The SEC Office of Compliance Inspections and Examinations (OCIE) helps to identify key risk, trends, and examination priorities in an effort to promote and improve compliance, identify errors, fraud or misappropriation and protect investors. OCIE’s analytic efforts and examinations remain firmly grounded in its four pillars:

• Promoting compliance
• Preventing fraud
• Identifying and monitoring risk
• Informing policy.
 

What is the Bank Secrecy Act?

The Bank Secrecy Act requires financial institutions, including broker-dealers and investment companies, to establish anti money laundering (AML) programs.

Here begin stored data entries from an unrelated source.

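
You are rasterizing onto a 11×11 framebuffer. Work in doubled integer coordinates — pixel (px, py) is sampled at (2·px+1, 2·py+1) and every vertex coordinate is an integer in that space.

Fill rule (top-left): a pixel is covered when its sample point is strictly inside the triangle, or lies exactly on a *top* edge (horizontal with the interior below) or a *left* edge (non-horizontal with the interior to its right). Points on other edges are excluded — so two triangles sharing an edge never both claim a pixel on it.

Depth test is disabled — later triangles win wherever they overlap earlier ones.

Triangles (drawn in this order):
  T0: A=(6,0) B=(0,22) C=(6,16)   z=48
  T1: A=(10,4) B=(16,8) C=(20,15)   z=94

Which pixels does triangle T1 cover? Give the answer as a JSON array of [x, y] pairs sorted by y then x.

T0:
  2·area = 96  (B↔C swapped to make it positive)
  edge (6, 0)→(6, 16): d=(0,16) right/bottom  bias=-1
  edge (6, 16)→(0, 22): d=(-6,6) right/bottom  bias=-1
  edge (0, 22)→(6, 0): d=(6,-22) top-left  bias=+0
    (10,0)@(21, 1): e=[-240,0,336] → .  [on edge]
    (9,1)@(19, 3): e=[-208,0,304] → .  [on edge]
    (2,2)@(5, 5): e=[16,72,8] → X
    (3,2)@(7, 5): e=[-16,60,52] → .
    (8,2)@(17, 5): e=[-176,0,272] → .  [on edge]
    (2,3)@(5, 7): e=[16,60,20] → X
    (3,3)@(7, 7): e=[-16,48,64] → .
    (7,3)@(15, 7): e=[-144,0,240] → .  [on edge]
    (2,4)@(5, 9): e=[16,48,32] → X
    (3,4)@(7, 9): e=[-16,36,76] → .
    (6,4)@(13, 9): e=[-112,0,208] → .  [on edge]
    (1,5)@(3, 11): e=[48,48,0] → X  [on edge]
    (5,5)@(11, 11): e=[-80,0,176] → .  [on edge]
    (4,6)@(9, 13): e=[-48,0,144] → .  [on edge]
    (3,7)@(7, 15): e=[-16,0,112] → .  [on edge]
    (2,8)@(5, 17): e=[16,0,80] → .  [on edge]
    (1,9)@(3, 19): e=[48,0,48] → .  [on edge]
    (0,10)@(1, 21): e=[80,0,16] → .  [on edge]
  covered (11 px):
    . . . . . . . . . . .
    . . . . . . . . . . .
    . . X . . . . . . . .
    . . X . . . . . . . .
    . . X . . . . . . . .
    . X X . . . . . . . .
    . X X . . . . . . . .
    . X X . . . . . . . .
    . X . . . . . . . . .
    X . . . . . . . . . .
    . . . . . . . . . . .
T1:
  2·area = 26
  edge (10, 4)→(16, 8): d=(6,4) right/bottom  bias=-1
  edge (16, 8)→(20, 15): d=(4,7) right/bottom  bias=-1
  edge (20, 15)→(10, 4): d=(-10,-11) top-left  bias=+0
    (5,2)@(11, 5): e=[2,23,1] → X
    (6,2)@(13, 5): e=[-6,9,23] → .
    (5,3)@(11, 7): e=[14,31,-19] → .
    (6,3)@(13, 7): e=[6,17,3] → X
    (7,3)@(15, 7): e=[-2,3,25] → .
    (6,4)@(13, 9): e=[18,25,-17] → .
    (7,4)@(15, 9): e=[10,11,5] → X
    (8,4)@(17, 9): e=[2,-3,27] → .
    (7,5)@(15, 11): e=[22,19,-15] → .
    (8,5)@(17, 11): e=[14,5,7] → X
    (9,5)@(19, 11): e=[6,-9,29] → .
    (8,6)@(17, 13): e=[26,13,-13] → .
  covered (4 px):
    . . . . . . . . . . .
    . . . . . . . . . . .
    . . . . . X . . . . .
    . . . . . . X . . . .
    . . . . . . . X . . .
    . . . . . . . . X . .
    . . . . . . . . . . .
    . . . . . . . . . . .
    . . . . . . . . . . .
    . . . . . . . . . . .
    . . . . . . . . . . .

Answer: [[5,2],[6,3],[7,4],[8,5]]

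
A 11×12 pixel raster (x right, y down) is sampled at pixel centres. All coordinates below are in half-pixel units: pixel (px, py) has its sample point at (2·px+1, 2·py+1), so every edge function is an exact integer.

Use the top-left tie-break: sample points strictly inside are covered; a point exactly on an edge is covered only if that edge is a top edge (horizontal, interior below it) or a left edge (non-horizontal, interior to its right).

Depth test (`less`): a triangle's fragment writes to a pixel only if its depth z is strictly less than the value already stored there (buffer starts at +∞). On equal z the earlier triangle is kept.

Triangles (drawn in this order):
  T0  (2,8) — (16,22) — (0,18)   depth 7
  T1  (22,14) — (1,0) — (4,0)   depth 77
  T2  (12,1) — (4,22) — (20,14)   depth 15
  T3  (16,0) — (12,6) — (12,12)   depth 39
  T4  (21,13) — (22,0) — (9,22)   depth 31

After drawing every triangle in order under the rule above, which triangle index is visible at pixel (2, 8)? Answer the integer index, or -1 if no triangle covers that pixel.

T0:
  2·area = 168
  edge (2, 8)→(16, 22): d=(14,14) right/bottom  bias=-1
  edge (16, 22)→(0, 18): d=(-16,-4) top-left  bias=+0
  edge (0, 18)→(2, 8): d=(2,-10) top-left  bias=+0
    (1,1)@(3, 3): e=[-84,252,0] → ·  [on edge]
    (0,3)@(1, 7): e=[0,180,-12] → ·  [on edge]
    (1,4)@(3, 9): e=[0,156,12] → ·  [on edge]
    (1,5)@(3, 11): e=[28,124,16] → #
    (2,5)@(5, 11): e=[0,132,36] → ·  [on edge]
    (0,6)@(1, 13): e=[84,84,0] → #  [on edge]
    (2,6)@(5, 13): e=[28,100,40] → #
    (3,6)@(7, 13): e=[0,108,60] → ·  [on edge]
    (0,7)@(1, 15): e=[112,52,4] → #
    (3,7)@(7, 15): e=[28,76,64] → #
    (4,7)@(9, 15): e=[0,84,84] → ·  [on edge]
    (0,8)@(1, 17): e=[140,20,8] → #
    (5,8)@(11, 17): e=[0,60,108] → ·  [on edge]
    (6,9)@(13, 19): e=[0,36,132] → ·  [on edge]
    (7,10)@(15, 21): e=[0,12,156] → ·  [on edge]
    (8,11)@(17, 23): e=[0,-12,180] → ·  [on edge]
  covered (18 px):
    · · · · · · · · · · ·
    · · · · · · · · · · ·
    · · · · · · · · · · ·
    · · · · · · · · · · ·
    · · · · · · · · · · ·
    · # · · · · · · · · ·
    # # # · · · · · · · ·
    # # # # · · · · · · ·
    # # # # # · · · · · ·
    · · # # # # · · · · ·
    · · · · · · # · · · ·
    · · · · · · · · · · ·
T1:
  2·area = 42
  edge (22, 14)→(1, 0): d=(-21,-14) top-left  bias=+0
  edge (1, 0)→(4, 0): d=(3,0) top-left  bias=+0
  edge (4, 0)→(22, 14): d=(18,14) right/bottom  bias=-1
    (1,0)@(3, 1): e=[7,3,32] → #
    (2,0)@(5, 1): e=[35,3,4] → #
    (3,0)@(7, 1): e=[63,3,-24] → ·
    (1,1)@(3, 3): e=[-35,9,68] → ·
    (2,1)@(5, 3): e=[-7,9,40] → ·
    (3,1)@(7, 3): e=[21,9,12] → #
    (4,1)@(9, 3): e=[49,9,-16] → ·
    (3,2)@(7, 5): e=[-21,15,48] → ·
    (4,2)@(9, 5): e=[7,15,20] → #
    (5,2)@(11, 5): e=[35,15,-8] → ·
    (4,3)@(9, 7): e=[-35,21,56] → ·
    (6,3)@(13, 7): e=[21,21,0] → ·  [on edge]
  covered (5 px):
    · # # · · · · · · · ·
    · · · # · · · · · · ·
    · · · · # · · · · · ·
    · · · · · · · · · · ·
    · · · · · · · # · · ·
    · · · · · · · · · · ·
    · · · · · · · · · · ·
    · · · · · · · · · · ·
    · · · · · · · · · · ·
    · · · · · · · · · · ·
    · · · · · · · · · · ·
    · · · · · · · · · · ·
T2:
  2·area = 272  (B↔C swapped to make it positive)
  edge (12, 1)→(20, 14): d=(8,13) right/bottom  bias=-1
  edge (20, 14)→(4, 22): d=(-16,8) right/bottom  bias=-1
  edge (4, 22)→(12, 1): d=(8,-21) top-left  bias=+0
    (6,1)@(13, 3): e=[3,232,37] → #
    (7,1)@(15, 3): e=[-23,216,79] → ·
    (5,2)@(11, 5): e=[45,216,11] → #
    (7,2)@(15, 5): e=[-7,184,95] → ·
    (5,3)@(11, 7): e=[61,184,27] → #
    (7,3)@(15, 7): e=[9,152,111] → #
    (8,3)@(17, 7): e=[-17,136,153] → ·
    (4,4)@(9, 9): e=[103,168,1] → #
    (8,4)@(17, 9): e=[-1,104,169] → ·
    (4,5)@(9, 11): e=[119,136,17] → #
    (8,5)@(17, 11): e=[15,72,185] → #
    (9,5)@(19, 11): e=[-11,56,227] → ·
  covered (34 px):
    · · · · · · · · · · ·
    · · · · · · # · · · ·
    · · · · · # # · · · ·
    · · · · · # # # · · ·
    · · · · # # # # · · ·
    · · · · # # # # # · ·
    · · · · # # # # # # ·
    · · · # # # # # # · ·
    · · · # # # # · · · ·
    · · · # # · · · · · ·
    · · # · · · · · · · ·
    · · · · · · · · · · ·
T3:
  2·area = 24  (B↔C swapped to make it positive)
  edge (16, 0)→(12, 12): d=(-4,12) right/bottom  bias=-1
  edge (12, 12)→(12, 6): d=(0,-6) top-left  bias=+0
  edge (12, 6)→(16, 0): d=(4,-6) top-left  bias=+0
    (7,1)@(15, 3): e=[0,18,6] → ·  [on edge]
    (6,2)@(13, 5): e=[16,6,2] → #
    (7,2)@(15, 5): e=[-8,18,14] → ·
    (6,3)@(13, 7): e=[8,6,10] → #
    (7,3)@(15, 7): e=[-16,18,22] → ·
    (6,4)@(13, 9): e=[0,6,18] → ·  [on edge]
    (5,7)@(11, 15): e=[0,-6,30] → ·  [on edge]
    (4,10)@(9, 21): e=[0,-18,42] → ·  [on edge]
  covered (2 px):
    · · · · · · · · · · ·
    · · · · · · · · · · ·
    · · · · · · # · · · ·
    · · · · · · # · · · ·
    · · · · · · · · · · ·
    · · · · · · · · · · ·
    · · · · · · · · · · ·
    · · · · · · · · · · ·
    · · · · · · · · · · ·
    · · · · · · · · · · ·
    · · · · · · · · · · ·
    · · · · · · · · · · ·
T4:
  2·area = 147  (B↔C swapped to make it positive)
  edge (21, 13)→(9, 22): d=(-12,9) right/bottom  bias=-1
  edge (9, 22)→(22, 0): d=(13,-22) top-left  bias=+0
  edge (22, 0)→(21, 13): d=(-1,13) right/bottom  bias=-1
    (10,1)@(21, 3): e=[120,17,10] → #
    (10,2)@(21, 5): e=[96,43,8] → #
    (9,3)@(19, 7): e=[90,25,32] → #
    (8,4)@(17, 9): e=[84,7,56] → #
    (8,5)@(17, 11): e=[60,33,54] → #
    (7,6)@(15, 13): e=[54,15,78] → #
    (10,6)@(21, 13): e=[0,147,0] → ·  [on edge]
    (7,7)@(15, 15): e=[30,41,76] → #
    (9,7)@(19, 15): e=[-6,129,24] → ·
    (6,8)@(13, 17): e=[24,23,100] → #
    (8,8)@(17, 17): e=[-12,111,48] → ·
    (5,9)@(11, 19): e=[18,5,124] → #
    (6,9)@(13, 19): e=[0,49,98] → ·  [on edge]
  covered (18 px):
    · · · · · · · · · · ·
    · · · · · · · · · · #
    · · · · · · · · · · #
    · · · · · · · · · # #
    · · · · · · · · # # #
    · · · · · · · · # # #
    · · · · · · · # # # ·
    · · · · · · · # # · ·
    · · · · · · # # · · ·
    · · · · · # · · · · ·
    · · · · · · · · · · ·
    · · · · · · · · · · ·

Z-buffer (winner per pixel, '.' = empty):
  . 1 1 . . . . . . . .
  . . . 1 . . 2 . . . 4
  . . . . 1 2 2 . . . 4
  . . . . . 2 2 2 . 4 4
  . . . . 2 2 2 2 4 4 4
  . 0 . . 2 2 2 2 2 4 4
  0 0 0 . 2 2 2 2 2 2 .
  0 0 0 0 2 2 2 2 2 . .
  0 0 0 0 0 2 2 4 . . .
  . . 0 0 0 0 . . . . .
  . . 2 . . . 0 . . . .
  . . . . . . . . . . .

Answer: 0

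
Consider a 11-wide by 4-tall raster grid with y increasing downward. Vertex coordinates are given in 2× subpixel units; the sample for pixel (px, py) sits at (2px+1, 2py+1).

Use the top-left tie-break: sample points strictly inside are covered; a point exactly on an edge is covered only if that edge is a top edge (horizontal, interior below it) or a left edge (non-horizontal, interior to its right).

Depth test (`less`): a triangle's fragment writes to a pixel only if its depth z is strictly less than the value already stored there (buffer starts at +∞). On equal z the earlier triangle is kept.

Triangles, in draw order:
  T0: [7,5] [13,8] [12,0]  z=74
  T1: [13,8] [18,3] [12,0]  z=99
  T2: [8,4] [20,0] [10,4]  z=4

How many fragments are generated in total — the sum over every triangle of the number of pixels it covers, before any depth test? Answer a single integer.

T0:
  2·area = 45  (B↔C swapped to make it positive)
  edge (7, 5)→(12, 0): d=(5,-5) top-left  bias=+0
  edge (12, 0)→(13, 8): d=(1,8) right/bottom  bias=-1
  edge (13, 8)→(7, 5): d=(-6,-3) top-left  bias=+0
    (5,0)@(11, 1): e=[0,9,36] → X  [on edge]
    (6,0)@(13, 1): e=[10,-7,42] → .
    (1,1)@(3, 3): e=[-30,75,0] → .  [on edge]
    (4,1)@(9, 3): e=[0,27,18] → X  [on edge]
    (6,1)@(13, 3): e=[20,-5,30] → .
    (3,2)@(7, 5): e=[0,45,0] → X  [on edge]
    (6,2)@(13, 5): e=[30,-3,18] → .
    (2,3)@(5, 7): e=[0,63,-18] → .  [on edge]
    (3,3)@(7, 7): e=[10,47,-12] → .
    (4,3)@(9, 7): e=[20,31,-6] → .
    (5,3)@(11, 7): e=[30,15,0] → X  [on edge]
    (6,3)@(13, 7): e=[40,-1,6] → .
  covered (7 px):
    . . . . . X . . . . .
    . . . . X X . . . . .
    . . . X X X . . . . .
    . . . . . X . . . . .
T1:
  2·area = 45  (B↔C swapped to make it positive)
  edge (13, 8)→(12, 0): d=(-1,-8) top-left  bias=+0
  edge (12, 0)→(18, 3): d=(6,3) right/bottom  bias=-1
  edge (18, 3)→(13, 8): d=(-5,5) right/bottom  bias=-1
    (6,0)@(13, 1): e=[7,3,35] → X
    (7,0)@(15, 1): e=[23,-3,25] → .
    (6,1)@(13, 3): e=[5,15,25] → X
    (7,1)@(15, 3): e=[21,9,15] → X
    (8,1)@(17, 3): e=[37,3,5] → X
    (9,1)@(19, 3): e=[53,-3,-5] → .
    (6,2)@(13, 5): e=[3,27,15] → X
    (8,2)@(17, 5): e=[35,15,-5] → .
    (6,3)@(13, 7): e=[1,39,5] → X
    (7,3)@(15, 7): e=[17,33,-5] → .
  covered (7 px):
    . . . . . . X . . . .
    . . . . . . X X X . .
    . . . . . . X X . . .
    . . . . . . X . . . .
T2:
  2·area = 8
  edge (8, 4)→(20, 0): d=(12,-4) top-left  bias=+0
  edge (20, 0)→(10, 4): d=(-10,4) right/bottom  bias=-1
  edge (10, 4)→(8, 4): d=(-2,0) right/bottom  bias=-1
    (8,0)@(17, 1): e=[0,2,6] → X  [on edge]
    (9,0)@(19, 1): e=[8,-6,6] → .
    (5,1)@(11, 3): e=[0,6,2] → X  [on edge]
    (6,1)@(13, 3): e=[8,-2,2] → .
    (8,1)@(17, 3): e=[24,-18,2] → .
    (2,2)@(5, 5): e=[0,10,-2] → .  [on edge]
    (5,2)@(11, 5): e=[24,-14,-2] → .
  covered (2 px):
    . . . . . . . . X . .
    . . . . . X . . . . .
    . . . . . . . . . . .
    . . . . . . . . . . .

Final: 16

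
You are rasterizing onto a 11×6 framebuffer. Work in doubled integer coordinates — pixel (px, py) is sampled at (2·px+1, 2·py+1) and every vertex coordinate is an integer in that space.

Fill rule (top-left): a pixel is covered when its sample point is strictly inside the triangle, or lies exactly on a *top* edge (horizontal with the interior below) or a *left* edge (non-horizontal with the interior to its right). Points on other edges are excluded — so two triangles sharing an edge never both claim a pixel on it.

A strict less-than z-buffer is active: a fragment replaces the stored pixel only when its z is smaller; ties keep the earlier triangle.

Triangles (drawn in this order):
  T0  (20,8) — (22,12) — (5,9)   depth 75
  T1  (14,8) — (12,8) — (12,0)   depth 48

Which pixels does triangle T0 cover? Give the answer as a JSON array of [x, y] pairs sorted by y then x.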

These programs must, among other things
• Include policies and procedures reasonably designed to identify and verify the identity of customers and beneficial owners of legal entity customers
• Perform customer due diligence (as required by the Customer Due Diligence rule),
• Monitor for suspicious activity, and, where appropriate, file SARs with the Financial Crimes Enforcement Network.
 
Given the importance of above requirements, OCIE will continue to prioritise examining broker-dealers and investment companies for compliance with their AML obligations in order to assess, among other things, whether firms have established appropriate customer identification programs and whether they are satisfying their SAR filing obligations, conducting due diligence on customers, complying with beneficial ownership requirements, and conducting robust and timely independent tests of their AML programs. The goal of these examinations is to ensure that broker-dealers and investment companies have adequate policies and procedures in place that are reasonably designed to identify suspicious activity and illegal money laundering activities.